The Limits of Ezra Klein’s Star Power (Reuters / Jack Shafer)
No greater act of press criticism exists than to launch your own publication. Starting anew allows a journalist to leave the cracked glass, dents and rust of the old behind, to reject the past and all its mistakes and compromises, and to show by example how the work should be done. To command a blank slate into existence and drop your pen on to it makes a critical statement like no other. If I’m right about all of this, then Ezra “Wonkblog” Klein deserves acclamation as the press critic of the day, the week, and maybe even the month for leaving the Washington Post and joining with the blog consortium Vox Media (The Verge, SB Nation, Eater, Curbed, et al.) to start his own Web publication.
Elite Daily: Inside One Publisher’s Viral Boom (Digiday)
Publishing used to be a long, hard slog. For most, it still is, even more so these days, but in the Facebook era there are the select few — think Upworthy, ViralNova, even History in Pictures — that record eye-popping traffic-growth numbers that beggar belief. A case in point is two-year-old Elite Daily, which bills itself as the “voice of Generation Y,” a Huffington Post-style grab bag of content for a young audience. In fact, it is engineered for sharing on Facebook. In just three months, from August to November last year, traffic to the site skyrocketed nearly 800 percent, leaping from 4.8 million unique visitors in August to nearly 43 million in November, according to its internal analytics.

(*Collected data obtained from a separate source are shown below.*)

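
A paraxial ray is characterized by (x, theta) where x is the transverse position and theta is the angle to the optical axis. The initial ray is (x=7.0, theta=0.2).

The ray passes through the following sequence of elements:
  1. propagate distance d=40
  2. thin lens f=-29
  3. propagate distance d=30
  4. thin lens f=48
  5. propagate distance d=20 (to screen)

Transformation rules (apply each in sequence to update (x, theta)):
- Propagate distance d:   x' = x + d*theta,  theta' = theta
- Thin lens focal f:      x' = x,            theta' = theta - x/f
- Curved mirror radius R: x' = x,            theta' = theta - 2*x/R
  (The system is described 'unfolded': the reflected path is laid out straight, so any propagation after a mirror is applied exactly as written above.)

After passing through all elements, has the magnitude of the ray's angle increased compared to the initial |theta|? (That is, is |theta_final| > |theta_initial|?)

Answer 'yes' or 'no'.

Initial: x=7.0000 theta=0.2000
After 1 (propagate distance d=40): x=15.0000 theta=0.2000
After 2 (thin lens f=-29): x=15.0000 theta=104/145 (≈0.7172)
After 3 (propagate distance d=30): x=1059/29 (≈36.5172) theta=104/145 (≈0.7172)
After 4 (thin lens f=48): x=1059/29 (≈36.5172) theta=-101/2320 (≈-0.0435)
After 5 (propagate distance d=20 (to screen)): x=4135/116 (≈35.6466) theta=-101/2320 (≈-0.0435)
|theta_initial|=0.2000 |theta_final|=101/2320 (≈0.0435) -> not increased

Answer: no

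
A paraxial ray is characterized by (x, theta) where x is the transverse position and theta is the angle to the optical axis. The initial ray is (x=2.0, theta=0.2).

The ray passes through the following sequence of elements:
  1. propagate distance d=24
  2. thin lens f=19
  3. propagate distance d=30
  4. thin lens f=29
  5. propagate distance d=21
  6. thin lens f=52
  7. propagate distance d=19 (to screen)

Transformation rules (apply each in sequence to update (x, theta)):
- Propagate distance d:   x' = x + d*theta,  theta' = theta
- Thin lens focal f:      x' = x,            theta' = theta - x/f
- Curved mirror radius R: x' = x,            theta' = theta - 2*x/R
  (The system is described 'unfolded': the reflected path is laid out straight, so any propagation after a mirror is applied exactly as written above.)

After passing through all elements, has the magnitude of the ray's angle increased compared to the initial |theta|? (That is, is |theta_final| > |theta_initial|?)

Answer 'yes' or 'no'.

Initial: x=2.0000 theta=0.2000
After 1 (propagate distance d=24): x=6.8000 theta=0.2000
After 2 (thin lens f=19): x=6.8000 theta=-3/19 (≈-0.1579)
After 3 (propagate distance d=30): x=196/95 (≈2.0632) theta=-3/19 (≈-0.1579)
After 4 (thin lens f=29): x=196/95 (≈2.0632) theta=-631/2755 (≈-0.2290)
After 5 (propagate distance d=21): x=-7567/2755 (≈-2.7466) theta=-631/2755 (≈-0.2290)
After 6 (thin lens f=52): x=-7567/2755 (≈-2.7466) theta=-5049/28652 (≈-0.1762)
After 7 (propagate distance d=19 (to screen)): x=-873139/143260 (≈-6.0948) theta=-5049/28652 (≈-0.1762)
|theta_initial|=0.2000 |theta_final|=5049/28652 (≈0.1762) -> not increased

Answer: no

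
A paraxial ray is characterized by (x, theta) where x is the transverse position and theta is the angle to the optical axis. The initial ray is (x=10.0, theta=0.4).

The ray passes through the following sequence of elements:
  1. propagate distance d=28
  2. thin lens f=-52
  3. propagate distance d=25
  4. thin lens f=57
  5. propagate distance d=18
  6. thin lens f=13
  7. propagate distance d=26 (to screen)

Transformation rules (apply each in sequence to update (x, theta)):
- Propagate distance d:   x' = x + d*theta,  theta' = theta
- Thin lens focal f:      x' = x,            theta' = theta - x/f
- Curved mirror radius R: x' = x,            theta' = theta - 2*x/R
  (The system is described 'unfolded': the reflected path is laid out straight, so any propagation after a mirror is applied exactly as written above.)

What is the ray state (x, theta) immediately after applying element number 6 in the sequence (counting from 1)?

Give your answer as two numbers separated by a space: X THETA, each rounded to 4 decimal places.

Answer: 42.8595 -3.2154

Derivation:
Initial: x=10.0000 theta=0.4000
After 1 (propagate distance d=28): x=21.2000 theta=0.4000
After 2 (thin lens f=-52): x=21.2000 theta=21/26 (≈0.8077)
After 3 (propagate distance d=25): x=5381/130 (≈41.3923) theta=21/26 (≈0.8077)
After 4 (thin lens f=57): x=5381/130 (≈41.3923) theta=302/3705 (≈0.0815)
After 5 (propagate distance d=18): x=105863/2470 (≈42.8595) theta=302/3705 (≈0.0815)
After 6 (thin lens f=13): x=105863/2470 (≈42.8595) theta=-309737/96330 (≈-3.2154)
Rounded to 4 decimal places: x = 42.8595, theta = -3.2154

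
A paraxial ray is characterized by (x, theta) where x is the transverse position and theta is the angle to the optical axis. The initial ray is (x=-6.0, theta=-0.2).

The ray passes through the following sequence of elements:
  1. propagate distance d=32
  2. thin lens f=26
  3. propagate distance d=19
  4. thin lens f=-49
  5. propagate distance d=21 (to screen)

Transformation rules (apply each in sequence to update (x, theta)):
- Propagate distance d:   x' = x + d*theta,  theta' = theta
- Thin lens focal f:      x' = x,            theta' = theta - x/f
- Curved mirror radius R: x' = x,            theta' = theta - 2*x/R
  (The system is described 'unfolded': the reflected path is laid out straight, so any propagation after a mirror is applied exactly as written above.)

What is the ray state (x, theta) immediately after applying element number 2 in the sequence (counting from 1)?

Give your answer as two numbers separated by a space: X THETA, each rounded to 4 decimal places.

Answer: -12.4000 0.2769

Derivation:
Initial: x=-6.0000 theta=-0.2000
After 1 (propagate distance d=32): x=-12.4000 theta=-0.2000
After 2 (thin lens f=26): x=-12.4000 theta=18/65 (≈0.2769)
Rounded to 4 decimal places: x = -12.4000, theta = 0.2769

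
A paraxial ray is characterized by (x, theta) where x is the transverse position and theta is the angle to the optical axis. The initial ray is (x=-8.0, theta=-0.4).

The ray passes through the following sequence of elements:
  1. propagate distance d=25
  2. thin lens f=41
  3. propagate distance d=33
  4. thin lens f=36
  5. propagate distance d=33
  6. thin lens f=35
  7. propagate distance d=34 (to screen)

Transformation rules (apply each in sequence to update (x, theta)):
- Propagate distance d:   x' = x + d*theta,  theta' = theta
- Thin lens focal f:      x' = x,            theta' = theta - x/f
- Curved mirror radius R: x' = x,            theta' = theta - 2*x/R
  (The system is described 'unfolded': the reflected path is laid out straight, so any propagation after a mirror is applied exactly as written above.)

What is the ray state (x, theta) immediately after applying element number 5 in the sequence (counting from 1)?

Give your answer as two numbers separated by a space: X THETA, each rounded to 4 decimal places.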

What do you think of journalists citing Wikipedia?
mjanssen there’s no reason to do it — journos should trace Wiki’s info back to cited sources (or otherwise not use)
djglidden Anyone writer citing wikipedia is NOT a journalist.
stekenwright Find that journos citing Wiki can’t find better resources, will sometimes change if approached with something better
Tee Elle Um no. I don’t use that as a credible source but may use it as a starting point.
Randall Evans Proper Wikipedia articles cite their sources so a journalist should be using original sources when they can.